Seeing all of these girls aim for the stars with their blogs has made me realize something. I’m a bad blogger.
If you check out articles on how to blog and how to get readers, all of them basically tell me the same thing. I talk too much about my life. I don’t have a niche. I don’t write for an audience. I focus on nothing but the content of my blog, with no thought to building an audience on Facebook or Twitter.
Oh sure, I love interacting with the bloggers I meet in the Facebook groups I’ve joined, as well as my real life friends who have blogs of their own. But I don’t interact with them in the hopes of increasing my stats. I interact with them because they’re cool people and/or because I like what they write about.
Don’t get me wrong, I’m not about to espouse a false dichotomy. I don’t think blogging to get traffic is a bad thing. You certainly should blog to get traffic if your blog is a source of income – especially if it’s your main one. God knows also I wouldn’t have all my favorite blogs to check out if people didn’t focus on things like keywords and SEO and whatnot. The Internet would be a much more boring place if you didn’t have people who treated blogging like a business, and, like any consumer, I’m grateful for their time and effort.
But that kind of blogging? That’s not what I’m about.
When I first started this blog, I subtitled it as “the diary of a self-confessed millennial”. And that’s exactly what it is. A diary. It’s a compilation of everything in my life – books and movies I like, the music I listen to, my travels, my thoughts and struggles. I never had hopes of becoming famous or garnering a huge following through this blog. This is simply a record, a testament. There once was a girl named Kate, and this was her life.
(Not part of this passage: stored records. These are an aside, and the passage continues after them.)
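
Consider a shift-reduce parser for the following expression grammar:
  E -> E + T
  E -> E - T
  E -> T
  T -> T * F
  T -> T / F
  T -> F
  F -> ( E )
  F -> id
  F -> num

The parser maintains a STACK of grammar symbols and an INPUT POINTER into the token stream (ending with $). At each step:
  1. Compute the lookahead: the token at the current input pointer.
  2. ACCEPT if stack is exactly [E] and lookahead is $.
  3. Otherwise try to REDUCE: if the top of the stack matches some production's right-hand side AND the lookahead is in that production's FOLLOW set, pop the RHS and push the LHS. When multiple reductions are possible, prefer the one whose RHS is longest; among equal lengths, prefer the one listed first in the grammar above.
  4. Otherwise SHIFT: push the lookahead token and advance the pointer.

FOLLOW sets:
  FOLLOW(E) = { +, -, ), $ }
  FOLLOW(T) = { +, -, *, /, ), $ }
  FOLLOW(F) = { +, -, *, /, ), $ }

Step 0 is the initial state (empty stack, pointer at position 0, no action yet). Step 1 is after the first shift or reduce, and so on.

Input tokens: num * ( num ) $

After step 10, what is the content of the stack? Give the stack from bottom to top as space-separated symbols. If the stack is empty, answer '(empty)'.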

Is it so bad to want to blog in this way? If they could read this, I’m sure every professional blog coach (is that what they’re called? IDK) out there would probably want to scream at me, “Yes! This is bad! Why would you even start a blog if you don’t want traffic? Your blog is pointless.”
Pointless to other people, maybe. But it’s not pointless to me.
And that? That’s the idea that I despise with the fire of a thousand suns. Not the desire to monetize and profit off your blog and gain a following, no. Far be it from to judge what other people want. What I loathe is this totally capitalist idea that your blog – your life – has to mean something on a grand scale for it to be worthwhile. Why can’t I just blog because I like it? Why can’t I write posts and share photos just because it makes me feel good to see my words and pictures on the Internet?
Why can’t I do something for the sake of enjoying it? Why does there have to be compensation, whether in the form of money or traffic?
Isn’t what makes life worth living the things you do simply because you find them enjoyable? I don’t receive anything in exchange for traveling to new places or reading books, but I do these things anyway because they make me feel good. I learn a lot, and my horizons are expanded. Similarly, I blog because I learn how to write, how to edit photos, how to process my emotions and handle difficulties. I blog because I make friends through the community. I blog because it’s my catharsis.
I blog because I like it.
I don’t blog to succeed. I don’t care about succeeding. If you’re the type of person who finds it frustrating to keep publishing content only to keep getting lackluster numbers, that’s on you. And honestly, that’s fine! To each her own. It’s just that I’m not that person. I’m already super competitive, fast-paced, and Type A offline – I don’t want to be that girl online, as well. If I get a few comments from people saying they liked my posts, make a few new friends who share the same interests, then that’s enough for me.
Blogging is complicated enough as it is without judging others for how they choose to go about it. There are people who thrive on comments, page views, follows, and other such stats. There are those who simply like to blog for the pure pleasure of writing. Both viewpoints are valid.